Application of sgRNA Library in Tumor Direction

Identification of tumor driver genes and targeted therapy against oncogenes

The regulation of cell growth by genes is like driving a car, with two main types of genes regulating it: "refueling genes" and "brake genes". The "refueling genes" are responsible for maintaining the growth rate, so that the cells are constantly renewed; the "brake genes" are responsible for slowing down or terminating the growth of the cells, so that the new cells can replace the original function. In patients with malignant tumors, mutations in certain "fueling genes" or "brake genes" instead play a driving role and have a significant impact on cancer development and progression, and these genes are known as tumor driver genes (Driver genes). The most common ones are TP53, PIK3CA, KMT2C, ARID1A, KMT2D, LRP1B, PTEN, RB1, FAT4, KRAS and so on.

Fig. 2 Schematic diagram of the CRISPR-Cas9 library positive and negative selection workflow.

CRlSPR/Cas9 gRNA libraries are an excellent tool for high-throughput gene inactivation because they can simultaneously target different genes across the genome. The article "CRISPR-Cas9 library screening approach for anti-cancer drug discovery: overview and perspectives" published in the journal Theranostics describes the recent emergence of high-throughput CRISPR-Cas9 gRNA library genomic screening technology and its principle of operation, and highlights the advantages of its various applications in anti-cancer drug discovery, including functional and target identification, non-coding RNA information, the role of small molecules, and drug target discovery.

Screening of synthetic lethal targets for precision therapy

Synthetic lethality (SL), the simultaneous inactivation of two non-lethal genes leading to cell death, has triggered the industry's attention as an emerging area of oncology therapeutic development with the advancement of new drugs based on this mechanism, which is usually categorized into two main groups: unconditional/primitive SL and conditional SL.

How to use CRISPR/Cas9 sgRNA libraries to find more gene pairs with synthetic lethal effects? There are two general logics at present:

(1) Direct design of double-targeting gRNA vectors, i.e., targeting two genes simultaneously in a single cell to screen for gene pairs with synthetic lethal effects;

(2) Library screening on a single oncogene knockout cell line to screen for synthetic lethality with the knockout oncogene.

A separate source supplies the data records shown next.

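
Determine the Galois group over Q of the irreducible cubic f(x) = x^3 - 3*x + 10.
Gal(K/Q) = S_3 (symmetric group of order 6)

Compute the discriminant of x^3 + (0)*x^2 + (-3)*x + (10): Δ = -2592. Since Δ is not a rational square, the Galois group is not contained in A_3; it must be the full S_3 (irreducibility of the cubic rules out anything smaller).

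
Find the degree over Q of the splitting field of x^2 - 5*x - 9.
[K:Q] = 2

The discriminant of x^2 + (-5)*x + (-9) is b^2 - 4c = 25 - (-36) = 61. Since 61 is not a perfect square in Q, the polynomial is irreducible over Q. Its two roots generate a degree-2 extension, so [K:Q] = 2.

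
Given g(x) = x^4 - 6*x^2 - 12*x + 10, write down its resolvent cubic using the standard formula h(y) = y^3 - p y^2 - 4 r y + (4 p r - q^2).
h(y) = y^3 + 6*y^2 - 40*y - 384

Identify coefficients: p = -6, q = -12, r = 10.
Plug into h(y) = y^3 - p y^2 - 4 r y + (4 p r - q^2):
  h(y) = y^3 - (-6) y^2 - 4*(10) y + (4*(-6)*(10) - (-12)^2)
       = y^3 + (6) y^2 + (-40) y + (-384).
Simplifying: h(y) = y^3 + 6*y^2 - 40*y - 384.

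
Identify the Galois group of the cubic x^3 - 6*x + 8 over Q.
Gal(K/Q) = S_3 (symmetric group of order 6)

Compute the discriminant of x^3 + (0)*x^2 + (-6)*x + (8): Δ = -864. Since Δ is not a rational square, the Galois group is not contained in A_3; it must be the full S_3 (irreducibility of the cubic rules out anything smaller).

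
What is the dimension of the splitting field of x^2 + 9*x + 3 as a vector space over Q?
[K:Q] = 2

The discriminant of x^2 + (9)*x + (3) is b^2 - 4c = 81 - (12) = 69. Since 69 is not a perfect square in Q, the polynomial is irreducible over Q. Its two roots generate a degree-2 extension, so [K:Q] = 2.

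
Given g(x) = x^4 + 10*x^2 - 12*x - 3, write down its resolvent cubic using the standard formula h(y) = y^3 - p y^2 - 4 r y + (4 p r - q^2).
h(y) = y^3 - 10*y^2 + 12*y - 264

Identify coefficients: p = 10, q = -12, r = -3.
Plug into h(y) = y^3 - p y^2 - 4 r y + (4 p r - q^2):
  h(y) = y^3 - (10) y^2 - 4*(-3) y + (4*(10)*(-3) - (-12)^2)
       = y^3 + (-10) y^2 + (12) y + (-264).
Simplifying: h(y) = y^3 - 10*y^2 + 12*y - 264.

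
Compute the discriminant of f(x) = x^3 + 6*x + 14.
Δ = -6156

For a depressed cubic x^3 + p x + q the discriminant is Δ = -4 p^3 - 27 q^2 = -4*(6)^3 - 27*(14)^2 = -864 - 5292 = -6156.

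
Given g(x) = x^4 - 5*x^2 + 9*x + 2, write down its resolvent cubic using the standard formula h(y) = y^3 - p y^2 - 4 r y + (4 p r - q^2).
h(y) = y^3 + 5*y^2 - 8*y - 121

Identify coefficients: p = -5, q = 9, r = 2.
Plug into h(y) = y^3 - p y^2 - 4 r y + (4 p r - q^2):
  h(y) = y^3 - (-5) y^2 - 4*(2) y + (4*(-5)*(2) - (9)^2)
       = y^3 + (5) y^2 + (-8) y + (-121).
Simplifying: h(y) = y^3 + 5*y^2 - 8*y - 121.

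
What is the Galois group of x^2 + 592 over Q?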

Searching for tumor drug resistance related genes

It is well known that tumor drug resistance is one of the major causes of tumor treatment failure, which greatly limits the selection and use of cancer drugs, so exploring the mechanism of drug resistance in tumors is of great clinical significance (Figure 7). Drug resistance can be classified as endogenous (or ab initio) resistance (the presence of drug resistance factors in tumor cells before drug therapy) or acquired resistance (resistance develops during drug therapy), and, an important feature of drug resistance is that resistance to one drug may lead to resistance to other drugs, which is multidrug resistance (MDR).

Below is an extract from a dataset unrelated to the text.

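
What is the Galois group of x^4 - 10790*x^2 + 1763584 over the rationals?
Gal(K/Q) = Z/2Z (cyclic of order 2)

f factors as (x^2 - 10624)(x^2 - 166), so the splitting field is K = Q(sqrt(10624), sqrt(166)). The squarefree part of 10624 is 166 and the squarefree part of 166 is also 166, so sqrt(10624) and sqrt(166) are both rational multiples of sqrt(166). Hence Q(sqrt(10624)) = Q(sqrt(166)) = Q(sqrt(166)), and the splitting field collapses to a single degree-2 extension with Galois group Z/2Z.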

The study confirmed that after positive screening of CRISPR/Cas9 sgRNA libraries, the majority of cells die due to drug sensitivity, and some cells survive due to drug resistance resulting from specific gene knockdowns. By detecting the gRNAs carried by the surviving cells, the genes associated with the development of drug resistance can be screened out, bringing hope for overcoming drug resistance in tumors as well as for effective cancer treatment.